EQUIVALENCE is a specification statement which causes two or more items (variables or arrays) to be associated with each other, i.e. to correspond to the same area of memory. Character items can only be associated with other character items; otherwise the data types do not have to match. As with common blocks, however, transfer of information is only permitted via associated items if their data types match. A special exception is made for a complex item which is associated with two real ones.
EQUIVALENCE statements can be used fairly safely to provide a simple variable name as an alias for a particular array element or to associate a character variable with an array of the same length. For example:
CHARACTER STRING*80, ARRAY(80)*1 EQUIVALENCE (STRING, ARRAY)
This slightly simplifies access to a single character in the string as the form ARRAY(K) can be used instead of STRING(K:K).
The general form of the statement is:
EQUIVALENCE ( v, v, ... v ), ( v, v, ... v ), ...
where each v is a variable, array, array element, or substring. Dummy arguments of procedures (and variables which are external function names) cannot appear. An array name without subscripts refers to the first element of the array.

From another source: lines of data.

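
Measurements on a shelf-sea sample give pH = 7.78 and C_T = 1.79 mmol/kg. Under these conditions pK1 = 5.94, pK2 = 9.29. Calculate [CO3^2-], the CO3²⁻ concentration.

α₂ = 1 / (1 + [H⁺]/K2 + [H⁺]²/(K1K2)) = 1 / (1 + 10^+1.51 + 10^-0.33)
   = 1 / (1 + 32.359 + 0.46774) = 1/33.827 = 0.02956
[CO3²⁻] = α₂ × DIC = 0.02956 × 1.79 = 0.0529 mmol/kg

[CO3²⁻] = 0.0529 mmol/kg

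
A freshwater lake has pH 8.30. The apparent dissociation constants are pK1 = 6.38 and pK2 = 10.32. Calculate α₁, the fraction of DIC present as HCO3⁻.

α₁ = 0.979

α₁ = 1 / (1 + [H⁺]/K1 + K2/[H⁺]) = 1 / (1 + 10^-1.92 + 10^-2.02)
   = 1 / (1 + 0.012023 + 0.0095499) = 1/1.0216 = 0.9789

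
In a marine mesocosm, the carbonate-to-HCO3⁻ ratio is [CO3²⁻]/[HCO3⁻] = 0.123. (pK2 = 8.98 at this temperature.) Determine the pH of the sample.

pH = 8.07

From K2 = [H⁺][CO3²⁻]/[HCO3⁻]:  pH = pK2 + log₁₀([CO3²⁻]/[HCO3⁻])
log₁₀(0.123) = -0.910
pH = 8.98 + (-0.910) = 8.07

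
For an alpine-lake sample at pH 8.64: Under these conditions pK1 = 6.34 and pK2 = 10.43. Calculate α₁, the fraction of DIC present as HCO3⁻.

α₁ = 0.979

α₁ = 1 / (1 + [H⁺]/K1 + K2/[H⁺]) = 1 / (1 + 10^-2.30 + 10^-1.79)
   = 1 / (1 + 0.0050119 + 0.016218) = 1/1.0212 = 0.9792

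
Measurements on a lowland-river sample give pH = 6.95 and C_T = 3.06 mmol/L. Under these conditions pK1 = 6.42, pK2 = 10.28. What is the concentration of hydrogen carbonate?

α₁ = 1 / (1 + [H⁺]/K1 + K2/[H⁺]) = 1 / (1 + 10^-0.53 + 10^-3.33)
   = 1 / (1 + 0.29512 + 0.00046774) = 1/1.2956 = 0.7718
[HCO3⁻] = α₁ × DIC = 0.7718 × 3.06 = 2.36 mmol/L

[HCO3⁻] = 2.36 mmol/L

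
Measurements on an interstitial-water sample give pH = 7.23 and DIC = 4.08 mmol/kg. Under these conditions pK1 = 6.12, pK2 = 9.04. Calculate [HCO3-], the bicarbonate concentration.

[HCO3⁻] = 3.73 mmol/kg

α₁ = 1 / (1 + [H⁺]/K1 + K2/[H⁺]) = 1 / (1 + 10^-1.11 + 10^-1.81)
   = 1 / (1 + 0.077625 + 0.015488) = 1/1.0931 = 0.9148
[HCO3⁻] = α₁ × DIC = 0.9148 × 4.08 = 3.73 mmol/kg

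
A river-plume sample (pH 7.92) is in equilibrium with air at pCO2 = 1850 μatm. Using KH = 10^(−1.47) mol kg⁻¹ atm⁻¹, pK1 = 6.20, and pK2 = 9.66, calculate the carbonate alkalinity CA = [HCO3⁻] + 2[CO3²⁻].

[CO2*] = KH · pCO2 = 10^(−1.47) × 1850×10^-6 = 6.269×10^-5 mol/kg
α₀ = 1/(1 + K1/[H⁺] + K1K2/[H⁺]²) = 1/(1 + 10^+1.72 + 10^-0.02) = 0.01837
DIC = [CO2*]/α₀ = 6.269×10^-5 / 0.01837 = 3.412 mmol/kg
CA = (α₁ + 2α₂)·DIC = (0.9641 + 2×0.01754) × 3.412 = 3.41 mmol/kg

CA = 3.41 mmol/kg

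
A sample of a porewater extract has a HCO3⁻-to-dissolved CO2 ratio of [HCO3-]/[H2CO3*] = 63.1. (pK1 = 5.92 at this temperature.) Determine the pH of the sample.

pH = 7.72

From K1 = [H⁺][HCO3-]/[H2CO3*]:  pH = pK1 + log₁₀([HCO3-]/[H2CO3*])
log₁₀(63.1) = +1.800
pH = 5.92 + (+1.800) = 7.72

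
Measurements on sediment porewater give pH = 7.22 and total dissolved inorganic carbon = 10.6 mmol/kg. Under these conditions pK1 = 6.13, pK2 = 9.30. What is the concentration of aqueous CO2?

α₀ = 1 / (1 + K1/[H⁺] + K1K2/[H⁺]²) = 1 / (1 + 10^+1.09 + 10^-0.99)
   = 1 / (1 + 12.303 + 0.10233) = 1/13.405 = 0.07460
[CO2*] = α₀ × DIC = 0.07460 × 10.6 = 0.791 mmol/kg

[CO2*] = 0.791 mmol/kg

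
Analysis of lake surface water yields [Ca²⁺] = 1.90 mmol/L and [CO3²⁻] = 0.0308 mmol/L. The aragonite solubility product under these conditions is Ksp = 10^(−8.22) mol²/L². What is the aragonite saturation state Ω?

Ω = 9.71

Ksp = 10^(−8.22) = 6.026×10^-9
Ω = [Ca²⁺][CO3²⁻]/Ksp = (1.90×10^-3)(0.0308×10^-3) / 6.026×10^-9 = 9.71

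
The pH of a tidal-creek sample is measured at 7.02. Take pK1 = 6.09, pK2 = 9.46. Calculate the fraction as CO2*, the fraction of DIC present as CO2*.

α₀ = 0.105

α₀ = 1 / (1 + K1/[H⁺] + K1K2/[H⁺]²) = 1 / (1 + 10^+0.93 + 10^-1.51)
   = 1 / (1 + 8.5114 + 0.030903) = 1/9.5423 = 0.1048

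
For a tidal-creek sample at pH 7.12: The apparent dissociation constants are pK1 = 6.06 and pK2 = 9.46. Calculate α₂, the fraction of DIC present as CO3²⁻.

α₂ = 1 / (1 + [H⁺]/K2 + [H⁺]²/(K1K2)) = 1 / (1 + 10^+2.34 + 10^+1.28)
   = 1 / (1 + 218.78 + 19.055) = 1/238.83 = 0.004187

α₂ = 0.00419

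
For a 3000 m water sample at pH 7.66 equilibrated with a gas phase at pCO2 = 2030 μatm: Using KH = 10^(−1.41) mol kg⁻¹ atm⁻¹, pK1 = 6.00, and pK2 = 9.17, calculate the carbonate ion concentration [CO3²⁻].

[CO2*] = KH · pCO2 = 10^(−1.41) × 2030×10^-6 = 7.898×10^-5 mol/kg
α₀ = 1/(1 + K1/[H⁺] + K1K2/[H⁺]²) = 1/(1 + 10^+1.66 + 10^+0.15) = 0.02078
DIC = [CO2*]/α₀ = 7.898×10^-5 / 0.02078 = 3.800 mmol/kg
[CO3²⁻] = α₂·DIC; α₂ = 0.02935, so [CO3²⁻] = 0.02935 × 3.800 = 0.112 mmol/kg

[CO3²⁻] = 0.112 mmol/kg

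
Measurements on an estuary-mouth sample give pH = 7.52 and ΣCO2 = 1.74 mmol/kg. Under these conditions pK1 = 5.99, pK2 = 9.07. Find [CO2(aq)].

[CO2*] = 0.0485 mmol/kg

α₀ = 1 / (1 + K1/[H⁺] + K1K2/[H⁺]²) = 1 / (1 + 10^+1.53 + 10^-0.02)
   = 1 / (1 + 33.884 + 0.95499) = 1/35.839 = 0.02790
[CO2*] = α₀ × DIC = 0.02790 × 1.74 = 0.0485 mmol/kg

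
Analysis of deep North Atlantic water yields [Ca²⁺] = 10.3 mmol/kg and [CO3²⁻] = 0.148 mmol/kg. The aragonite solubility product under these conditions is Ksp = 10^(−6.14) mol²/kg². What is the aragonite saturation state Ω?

Ksp = 10^(−6.14) = 7.244×10^-7
Ω = [Ca²⁺][CO3²⁻]/Ksp = (10.3×10^-3)(0.148×10^-3) / 7.244×10^-7 = 2.10

Ω = 2.10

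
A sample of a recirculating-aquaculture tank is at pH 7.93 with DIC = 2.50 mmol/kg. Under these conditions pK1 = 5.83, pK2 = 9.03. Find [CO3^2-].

α₂ = 1 / (1 + [H⁺]/K2 + [H⁺]²/(K1K2)) = 1 / (1 + 10^+1.10 + 10^-1.00)
   = 1 / (1 + 12.589 + 0.10000) = 1/13.689 = 0.07305
[CO3²⁻] = α₂ × DIC = 0.07305 × 2.50 = 0.183 mmol/kg

[CO3²⁻] = 0.183 mmol/kg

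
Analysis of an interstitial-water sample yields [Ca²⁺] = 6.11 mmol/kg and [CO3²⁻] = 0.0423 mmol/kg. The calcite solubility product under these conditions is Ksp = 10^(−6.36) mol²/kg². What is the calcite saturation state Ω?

Ω = 0.592

Ksp = 10^(−6.36) = 4.365×10^-7
Ω = [Ca²⁺][CO3²⁻]/Ksp = (6.11×10^-3)(0.0423×10^-3) / 4.365×10^-7 = 0.592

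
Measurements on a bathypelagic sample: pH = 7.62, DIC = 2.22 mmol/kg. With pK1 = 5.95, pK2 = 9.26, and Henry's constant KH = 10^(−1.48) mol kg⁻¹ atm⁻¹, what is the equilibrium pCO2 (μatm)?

pCO2 = 1370 μatm

α₀ = 1 / (1 + K1/[H⁺] + K1K2/[H⁺]²) = 1 / (1 + 10^+1.67 + 10^+0.03)
   = 1 / (1 + 46.774 + 1.0715) = 1/48.845 = 0.02047
[CO2*] = α₀ × DIC = 0.02047 × 2.22 = 0.04545 mmol/kg
pCO2 = [CO2*]/KH = 4.545×10^-5 / 3.311×10^-2 = 1370 μatm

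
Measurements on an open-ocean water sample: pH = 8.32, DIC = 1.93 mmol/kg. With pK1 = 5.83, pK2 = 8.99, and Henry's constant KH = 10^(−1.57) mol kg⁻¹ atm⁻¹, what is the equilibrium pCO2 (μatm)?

α₀ = 1 / (1 + K1/[H⁺] + K1K2/[H⁺]²) = 1 / (1 + 10^+2.49 + 10^+1.82)
   = 1 / (1 + 309.03 + 66.069) = 1/376.10 = 0.002659
[CO2*] = α₀ × DIC = 0.002659 × 1.93 = 0.005132 mmol/kg = 5.132 μmol/kg
pCO2 = [CO2*]/KH = 5.132×10^-6 / 2.692×10^-2 = 191 μatm

pCO2 = 191 μatm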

It is illegal to associate two or more elements of the same array, directly or indirectly, or do anything which conflicts with the storage sequence rules. Variables and arrays in common blocks can appear in EQUIVALENCE statements but this has the effect of bringing all the associated items into the block. They can be used to extend the contents of the block upwards, subject to the rules for common block length, but not downwards.
Although the EQUIVALENCE statement does have a few legitimate uses it is usually encountered in programs where the rules of Fortran are broken to obtain some special effect. Programs which do this are rarely portable.